The other shoe has dropped on Luby’s ongoing liquidation.
The Houston-based company on Monday said it has a deal to sell Luby’s Cafeteria, its 32-unit flagship concept, to Calvin Gin in a deal valued at $28.7 million.
That value will come in the form of assumed liabilities and a seller's note, the company said. It follows Luby’s sale agreement last week of its Fuddruckers concept for $18.5 million.
The deal does not include the real estate—Luby’s owned the real estate for 25 of the locations, which will be sold in a separate transaction to other investors, the company said.
Nearly all of Luby’s 32 locations are in Texas. Gin called Luby’s “one of the iconic brands in the Texas restaurant market” and said the deal will enable the concept to continue to serve customers at these locations and “provide long-term employment opportunities for many of the associates” at the restaurants.

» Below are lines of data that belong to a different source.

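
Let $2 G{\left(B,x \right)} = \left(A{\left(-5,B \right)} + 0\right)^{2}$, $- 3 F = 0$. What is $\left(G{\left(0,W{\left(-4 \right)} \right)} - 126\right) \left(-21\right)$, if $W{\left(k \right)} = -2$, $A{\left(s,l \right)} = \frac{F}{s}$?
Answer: $2646$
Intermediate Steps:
$F = 0$ ($F = \left(- \frac{1}{3}\right) 0 = 0$)
$A{\left(s,l \right)} = 0$ ($A{\left(s,l \right)} = \frac{0}{s} = 0$)
$G{\left(B,x \right)} = 0$ ($G{\left(B,x \right)} = \frac{\left(0 + 0\right)^{2}}{2} = \frac{0^{2}}{2} = \frac{1}{2} \cdot 0 = 0$)
$\left(G{\left(0,W{\left(-4 \right)} \right)} - 126\right) \left(-21\right) = \left(0 - 126\right) \left(-21\right) = \left(-126\right) \left(-21\right) = 2646$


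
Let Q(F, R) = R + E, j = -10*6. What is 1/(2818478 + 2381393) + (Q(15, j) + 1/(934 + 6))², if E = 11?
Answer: 11031170037422551/4594606015600 ≈ 2400.9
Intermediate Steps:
j = -60
Q(F, R) = 11 + R (Q(F, R) = R + 11 = 11 + R)
1/(2818478 + 2381393) + (Q(15, j) + 1/(934 + 6))² = 1/(2818478 + 2381393) + ((11 - 60) + 1/(934 + 6))² = 1/5199871 + (-49 + 1/940)² = 1/5199871 + (-46059/940)² = 1/5199871 + 2121431481/883600 = 11031170037422551/4594606015600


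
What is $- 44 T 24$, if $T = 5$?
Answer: $-5280$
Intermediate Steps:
$- 44 T 24 = \left(-44\right) 5 \cdot 24 = \left(-220\right) 24 = -5280$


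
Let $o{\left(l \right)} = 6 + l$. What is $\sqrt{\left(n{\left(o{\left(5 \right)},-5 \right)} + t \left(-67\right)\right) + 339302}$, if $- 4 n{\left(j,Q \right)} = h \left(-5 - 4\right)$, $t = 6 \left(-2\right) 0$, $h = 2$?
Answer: $\frac{\sqrt{1357226}}{2} \approx 582.5$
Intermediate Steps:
$t = 0$ ($t = \left(-12\right) 0 = 0$)
$n{\left(j,Q \right)} = \frac{9}{2}$ ($n{\left(j,Q \right)} = - \frac{2 \left(-5 - 4\right)}{4} = - \frac{2 \left(-9\right)}{4} = \left(- \frac{1}{4}\right) \left(-18\right) = \frac{9}{2}$)
$\sqrt{\left(n{\left(o{\left(5 \right)},-5 \right)} + t \left(-67\right)\right) + 339302} = \sqrt{\left(\frac{9}{2} + 0 \left(-67\right)\right) + 339302} = \sqrt{\left(\frac{9}{2} + 0\right) + 339302} = \sqrt{\frac{9}{2} + 339302} = \sqrt{\frac{678613}{2}} = \frac{\sqrt{1357226}}{2}$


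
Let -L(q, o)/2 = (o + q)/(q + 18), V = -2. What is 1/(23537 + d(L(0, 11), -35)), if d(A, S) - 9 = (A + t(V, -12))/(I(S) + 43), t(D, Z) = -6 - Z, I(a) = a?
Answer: 72/1695355 ≈ 4.2469e-5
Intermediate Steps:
L(q, o) = -2*(o + q)/(18 + q) (L(q, o) = -2*(o + q)/(q + 18) = -2*(o + q)/(18 + q))
d(A, S) = 9 + (6 + A)/(43 + S) (d(A, S) = 9 + (A + (-6 - 1*(-12)))/(S + 43) = 9 + (A + (-6 + 12))/(43 + S) = 9 + (A + 6)/(43 + S) = 9 + (6 + A)/(43 + S))
1/(23537 + d(L(0, 11), -35)) = 1/(23537 + (393 + 2*(-1*11 - 1*0)/(18 + 0) + 9*(-35))/(43 - 35)) = 1/(23537 + (393 + 2*(-11 + 0)/18 - 315)/8) = 1/(23537 + (393 + 2*(1/18)*(-11) - 315)/8) = 1/(23537 + (393 - 11/9 - 315)/8) = 1/(23537 + (1/8)*(691/9)) = 1/(23537 + 691/72) = 1/(1695355/72) = 72/1695355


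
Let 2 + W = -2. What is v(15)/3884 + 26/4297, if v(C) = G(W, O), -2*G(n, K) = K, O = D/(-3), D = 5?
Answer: 627389/100137288 ≈ 0.0062653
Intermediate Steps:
W = -4 (W = -2 - 2 = -4)
O = -5/3 (O = 5/(-3) = 5*(-1/3) = -5/3 ≈ -1.6667)
G(n, K) = -K/2
v(C) = 5/6 (v(C) = -1/2*(-5/3) = 5/6)
v(15)/3884 + 26/4297 = (5/6)/3884 + 26/4297 = (5/6)*(1/3884) + 26*(1/4297) = 5/23304 + 26/4297 = 627389/100137288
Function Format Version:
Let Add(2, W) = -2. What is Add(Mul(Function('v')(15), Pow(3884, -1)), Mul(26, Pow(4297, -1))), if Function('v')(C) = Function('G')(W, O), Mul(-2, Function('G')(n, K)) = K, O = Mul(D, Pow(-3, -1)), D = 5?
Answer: Rational(627389, 100137288) ≈ 0.0062653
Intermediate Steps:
W = -4 (W = Add(-2, -2) = -4)
O = Rational(-5, 3) (O = Mul(5, Pow(-3, -1)) = Mul(5, Rational(-1, 3)) = Rational(-5, 3) ≈ -1.6667)
Function('G')(n, K) = Mul(Rational(-1, 2), K)
Function('v')(C) = Rational(5, 6) (Function('v')(C) = Mul(Rational(-1, 2), Rational(-5, 3)) = Rational(5, 6))
Add(Mul(Function('v')(15), Pow(3884, -1)), Mul(26, Pow(4297, -1))) = Add(Mul(Rational(5, 6), Pow(3884, -1)), Mul(26, Pow(4297, -1))) = Add(Mul(Rational(5, 6), Rational(1, 3884)), Mul(26, Rational(1, 4297))) = Add(Rational(5, 23304), Rational(26, 4297)) = Rational(627389, 100137288)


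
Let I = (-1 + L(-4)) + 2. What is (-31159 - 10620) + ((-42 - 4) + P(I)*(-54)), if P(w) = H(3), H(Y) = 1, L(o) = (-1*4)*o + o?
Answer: -41879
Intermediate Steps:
L(o) = -3*o (L(o) = -4*o + o = -3*o)
I = 13 (I = (-1 - 3*(-4)) + 2 = (-1 + 12) + 2 = 11 + 2 = 13)
P(w) = 1
(-31159 - 10620) + ((-42 - 4) + P(I)*(-54)) = (-31159 - 10620) + ((-42 - 4) + 1*(-54)) = -41779 + (-46 - 54) = -41779 - 100 = -41879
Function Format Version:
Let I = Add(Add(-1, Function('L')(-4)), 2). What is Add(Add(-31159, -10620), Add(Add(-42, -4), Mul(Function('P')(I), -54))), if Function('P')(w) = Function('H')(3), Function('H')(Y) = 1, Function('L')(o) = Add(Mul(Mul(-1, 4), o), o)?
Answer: -41879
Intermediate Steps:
Function('L')(o) = Mul(-3, o) (Function('L')(o) = Add(Mul(-4, o), o) = Mul(-3, o))
I = 13 (I = Add(Add(-1, Mul(-3, -4)), 2) = Add(Add(-1, 12), 2) = Add(11, 2) = 13)
Function('P')(w) = 1
Add(Add(-31159, -10620), Add(Add(-42, -4), Mul(Function('P')(I), -54))) = Add(Add(-31159, -10620), Add(Add(-42, -4), Mul(1, -54))) = Add(-41779, Add(-46, -54)) = Add(-41779, -100) = -41879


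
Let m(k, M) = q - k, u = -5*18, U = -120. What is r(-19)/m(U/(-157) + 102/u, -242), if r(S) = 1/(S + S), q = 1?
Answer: -2355/122512 ≈ -0.019223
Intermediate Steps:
r(S) = 1/(2*S)
u = -90
m(k, M) = 1 - k
r(-19)/m(U/(-157) + 102/u, -242) = ((½)/(-19))/(1 - (-120/(-157) + 102/(-90))) = ((½)*(-1/19))/(1 - (-120*(-1/157) + 102*(-1/90))) = -1/(38*(1 - (120/157 - 17/15))) = -1/(38*(1 - 1*(-869/2355))) = -1/(38*(1 + 869/2355)) = -1/(38*3224/2355) = -1/38*2355/3224 = -2355/122512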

Luby’s has been around since 1947, but its recent years have been marked by the steep decline of the cafeteria-style business it was known for—it has a third of the locations it operated in 2015, for instance. U.S. system sales have been dropping an average of 13% in the years since then, according to Restaurant Business sister company Technomic.
Luby’s Inc. was a unique company, owning both its flagship chain and Fuddruckers along with real estate and a culinary contract services business. The restaurant chains’ struggles in recent years led the company to sell itself off in parts, having decided that it was more valuable to shareholders if it were sold in that fashion.
Calvin Gin is a member of the Gin family, which established the airline catering company The Flying Food Group. Gin worked in multiple roles with the company and has been a co-founder or partner with various companies.
By taking a note for some of the purchase price, Luby's is effectively financing part of the deal itself. The Fuddruckers deal was structured in a similar manner.